En ce qui concerne les terroristes, a souligné M. Limnel, leurs connaissances informatiques s'améliorent avec le temps. Comme ils disposent parfois de beaucoup d'argent, ils n'auraient plus, s'ils décidaient de passer à l'acte, qu'à «acheter les moyens» de mener ce genre d'opération, a-t-il dit redouter.

Et, a-t-il insisté, l'exécutif américain a tendance à dramatiser la menace, parlant de «version cybernétique de Pearl Harbour», voire assimilant à des «bombes atomiques du 21e siècle» les tentatives de piratage informatique perpétrées depuis l'étranger contre les États-Unis.
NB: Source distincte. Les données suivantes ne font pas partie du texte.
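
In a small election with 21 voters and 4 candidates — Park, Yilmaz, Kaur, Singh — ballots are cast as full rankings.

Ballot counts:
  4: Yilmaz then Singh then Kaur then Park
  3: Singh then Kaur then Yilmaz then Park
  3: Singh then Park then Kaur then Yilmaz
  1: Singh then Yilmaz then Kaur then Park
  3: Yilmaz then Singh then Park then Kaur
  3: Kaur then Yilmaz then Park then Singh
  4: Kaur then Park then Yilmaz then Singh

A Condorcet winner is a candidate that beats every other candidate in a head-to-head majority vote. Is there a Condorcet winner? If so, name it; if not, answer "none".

none

Check each pair by majority over 21 ballots:
Park vs Yilmaz: Yilmaz wins 14–7.
Park vs Kaur: Park preferred on 3+3 = 6 ballots; Kaur wins 15–6.
Park vs Singh: 3+4 = 7 for Park, 14 for Singh — Singh by 14–7.
Yilmaz vs Kaur: Kaur, 13–8.
Yilmaz vs Singh: 4+3+3+4 = 14 for Yilmaz, 7 for Singh — Yilmaz by 14–7.
Kaur vs Singh: Singh, 14–7.
Every candidate loses at least once (Park loses to Yilmaz; Yilmaz loses to Kaur; Kaur loses to Singh; Singh loses to Yilmaz). The majority relation contains the cycle Yilmaz beats Singh beats Kaur beats Yilmaz, so there is no Condorcet winner.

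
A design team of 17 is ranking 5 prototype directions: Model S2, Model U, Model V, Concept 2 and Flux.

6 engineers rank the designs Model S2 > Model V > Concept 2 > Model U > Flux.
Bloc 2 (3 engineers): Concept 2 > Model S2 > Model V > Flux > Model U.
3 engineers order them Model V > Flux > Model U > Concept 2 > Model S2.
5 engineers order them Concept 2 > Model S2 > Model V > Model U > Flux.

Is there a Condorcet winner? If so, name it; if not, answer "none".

none

Pairwise majorities:
Model S2 vs Model U: 6+3+5 = 14 for Model S2, 3 for Model U — Model S2 by 14–3.
Model S2 vs Model V: 14 to 3, Model S2.
Model S2 vs Concept 2: Concept 2, 11–6.
Model S2 vs Flux: Model S2, 14–3.
Model U vs Model V: 0 to 17, Model V.
Model U–Concept 2: Concept 2 14–3.
Model U vs Flux: Model U wins 11–6.
Model V vs Concept 2: Model V wins 9–8.
Model V vs Flux: Model V preferred on 6+3+3+5 = 17 ballots; Model V wins 17–0.
Concept 2 vs Flux: Concept 2, 14–3.
No design is unbeaten: Model S2 loses to Concept 2; Model U loses to Model S2; Model V loses to Model S2; Concept 2 loses to Model V; Flux loses to Model S2. In particular Model S2 > Model V > Concept 2 > Model S2 is a majority cycle — no Condorcet winner exists.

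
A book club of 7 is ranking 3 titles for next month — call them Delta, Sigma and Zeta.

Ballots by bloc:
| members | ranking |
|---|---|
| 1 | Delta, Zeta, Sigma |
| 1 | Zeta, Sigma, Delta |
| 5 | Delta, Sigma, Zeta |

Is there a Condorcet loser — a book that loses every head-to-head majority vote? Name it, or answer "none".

Pairwise majorities:
Delta vs Sigma: Delta, 6–1.
Delta–Zeta: Delta 6–1.
Sigma vs Zeta: Sigma wins 5–2.
Only Zeta has no wins; Zeta is the Condorcet loser.

Zeta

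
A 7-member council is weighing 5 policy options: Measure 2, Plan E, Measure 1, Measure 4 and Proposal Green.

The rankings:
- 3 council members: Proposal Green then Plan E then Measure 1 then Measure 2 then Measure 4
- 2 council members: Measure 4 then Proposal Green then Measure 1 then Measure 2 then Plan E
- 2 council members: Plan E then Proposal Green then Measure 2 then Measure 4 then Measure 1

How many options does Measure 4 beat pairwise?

1

Measure 4 against each rival (7 council members):
Measure 4 vs Measure 2: Measure 2 wins 5–2.
Measure 4 vs Plan E: Plan E wins 5–2.
Measure 4 vs Measure 1: 4 to 3, Measure 4.
Measure 4 vs Proposal Green: 2 to 5, Proposal Green.
Measure 4 beats Measure 1; loses to Measure 2, Plan E, Proposal Green — 1 pairwise win.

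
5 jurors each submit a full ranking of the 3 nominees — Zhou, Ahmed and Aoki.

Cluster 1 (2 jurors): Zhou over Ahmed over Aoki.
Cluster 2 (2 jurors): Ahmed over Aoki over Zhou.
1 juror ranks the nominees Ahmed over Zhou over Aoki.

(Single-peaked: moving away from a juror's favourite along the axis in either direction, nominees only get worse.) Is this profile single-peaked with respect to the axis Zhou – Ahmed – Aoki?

yes

Axis positions: Zhou=1, Ahmed=2, Aoki=3.
Cluster 1 (peak Zhou at position 1): ranking walks positions 1-2-3, expanding outward from the peak — single-peaked.
Cluster 2 (peak Ahmed at position 2): ranking walks positions 2-3-1, expanding outward from the peak — single-peaked.
Cluster 3 (peak Ahmed at position 2): ranking walks positions 2-1-3, expanding outward from the peak — single-peaked.
Every ranking is single-peaked on this axis.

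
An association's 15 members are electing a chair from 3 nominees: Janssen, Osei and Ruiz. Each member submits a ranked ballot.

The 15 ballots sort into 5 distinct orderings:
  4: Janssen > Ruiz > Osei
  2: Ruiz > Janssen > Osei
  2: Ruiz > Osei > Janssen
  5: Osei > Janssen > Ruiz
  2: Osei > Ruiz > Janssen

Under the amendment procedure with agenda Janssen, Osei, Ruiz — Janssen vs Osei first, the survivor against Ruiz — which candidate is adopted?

Round 1: Janssen vs Osei — 6–9, Osei advances.
Round 2: Osei vs Ruiz — 7–8, Ruiz advances.
The agenda winner is Ruiz.

Ruiz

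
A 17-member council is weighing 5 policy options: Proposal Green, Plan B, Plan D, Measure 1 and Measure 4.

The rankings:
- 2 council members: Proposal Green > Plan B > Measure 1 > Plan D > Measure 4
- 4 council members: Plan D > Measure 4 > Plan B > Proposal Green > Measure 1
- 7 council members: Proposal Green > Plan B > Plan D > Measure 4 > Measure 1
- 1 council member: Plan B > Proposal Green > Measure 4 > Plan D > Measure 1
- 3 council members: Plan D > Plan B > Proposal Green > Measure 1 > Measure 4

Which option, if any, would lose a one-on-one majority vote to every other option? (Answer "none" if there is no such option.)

Head-to-head results (17 council members):
Proposal Green vs Plan B: Proposal Green, 9–8.
Proposal Green–Plan D: Proposal Green 10–7.
Proposal Green vs Measure 1: Proposal Green preferred on 2+4+7+1+3 = 17 ballots; Proposal Green wins 17–0.
Proposal Green vs Measure 4: Proposal Green wins 13–4.
Plan B vs Plan D: Plan B, 10–7.
Plan B vs Measure 1: 17 to 0, Plan B.
Plan B vs Measure 4: Plan B, 13–4.
Plan D vs Measure 1: Plan D is ranked higher on 4+7+1+3 = 15 ballots, Measure 1 on 2. Plan D wins 15–2.
Plan D vs Measure 4: Plan D is ranked higher on 2+4+7+3 = 16 ballots, Measure 4 on 1. Plan D wins 16–1.
Measure 1 vs Measure 4: Measure 4 wins 12–5.
Measure 1 loses to every other option — it is the Condorcet loser.

Measure 1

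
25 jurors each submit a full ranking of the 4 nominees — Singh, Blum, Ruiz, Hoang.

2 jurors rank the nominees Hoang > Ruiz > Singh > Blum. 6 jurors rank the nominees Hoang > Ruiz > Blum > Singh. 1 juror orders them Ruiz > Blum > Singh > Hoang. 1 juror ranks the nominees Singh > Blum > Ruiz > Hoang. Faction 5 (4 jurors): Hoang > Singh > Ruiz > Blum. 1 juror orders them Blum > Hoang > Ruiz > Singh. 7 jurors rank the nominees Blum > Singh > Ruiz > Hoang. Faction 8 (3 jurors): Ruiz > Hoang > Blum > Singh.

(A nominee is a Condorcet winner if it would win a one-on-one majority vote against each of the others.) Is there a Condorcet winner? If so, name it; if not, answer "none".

Pairwise majorities:
Singh vs Blum: Singh preferred on 2+1+4 = 7 ballots; Blum wins 18–7.
Singh vs Ruiz: Singh is ranked higher on 1+4+7 = 12 ballots, Ruiz on 13. Ruiz wins 13–12.
Singh vs Hoang: Singh preferred on 1+1+7 = 9 ballots; Hoang wins 16–9.
Blum vs Ruiz: 1+1+7 = 9 for Blum, 16 for Ruiz — Ruiz by 16–9.
Blum vs Hoang: Blum is ranked higher on 1+1+1+7 = 10 ballots, Hoang on 15. Hoang wins 15–10.
Ruiz vs Hoang: Ruiz preferred on 1+1+7+3 = 12 ballots; Hoang wins 13–12.
Hoang beats each of Singh, Blum, Ruiz — Hoang is the Condorcet winner.

Hoang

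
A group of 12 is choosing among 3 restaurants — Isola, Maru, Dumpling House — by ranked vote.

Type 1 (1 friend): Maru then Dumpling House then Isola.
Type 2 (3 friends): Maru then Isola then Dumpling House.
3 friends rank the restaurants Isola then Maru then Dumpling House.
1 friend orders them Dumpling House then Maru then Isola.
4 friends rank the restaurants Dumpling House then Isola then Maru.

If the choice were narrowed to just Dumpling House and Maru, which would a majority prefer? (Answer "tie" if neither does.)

Maru

Ballots ranking Dumpling House above Maru: 1 + 4 = 5.
Ballots ranking Maru above Dumpling House: 12 − 5 = 7.
Maru wins the head-to-head 7–5.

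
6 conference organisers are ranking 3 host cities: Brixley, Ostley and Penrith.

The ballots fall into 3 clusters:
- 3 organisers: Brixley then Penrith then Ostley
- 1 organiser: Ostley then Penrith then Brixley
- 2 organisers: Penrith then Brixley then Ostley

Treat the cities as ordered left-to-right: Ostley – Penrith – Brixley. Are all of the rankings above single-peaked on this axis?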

En ce qui concerne les groupes terroristes, «ce n'est pas encore arrivé», a cependant tempéré le commissaire Sylvain Joly, de la police nationale française. Il y voit deux raisons: «Les terroristes ne s'y intéressent pas vraiment», leur objectif étant surtout à ce stade de communiquer, et «la vie en société ne dépend pas encore totalement de l'informatique».

Une attaque aujourd'hui serait sans doute spectaculaire mais, pour l'instant, «sans conséquences graves», a-t-il donc estimé.

Néanmoins, a-t-il reconnu, le risque dans les années à venir n'est pas négligeable car «il y a déjà les ingrédients». «Il y a, notamment, de plus en plus d'interconnectivité entre les réseaux d'importance vitale» au fonctionnement des sociétés développées.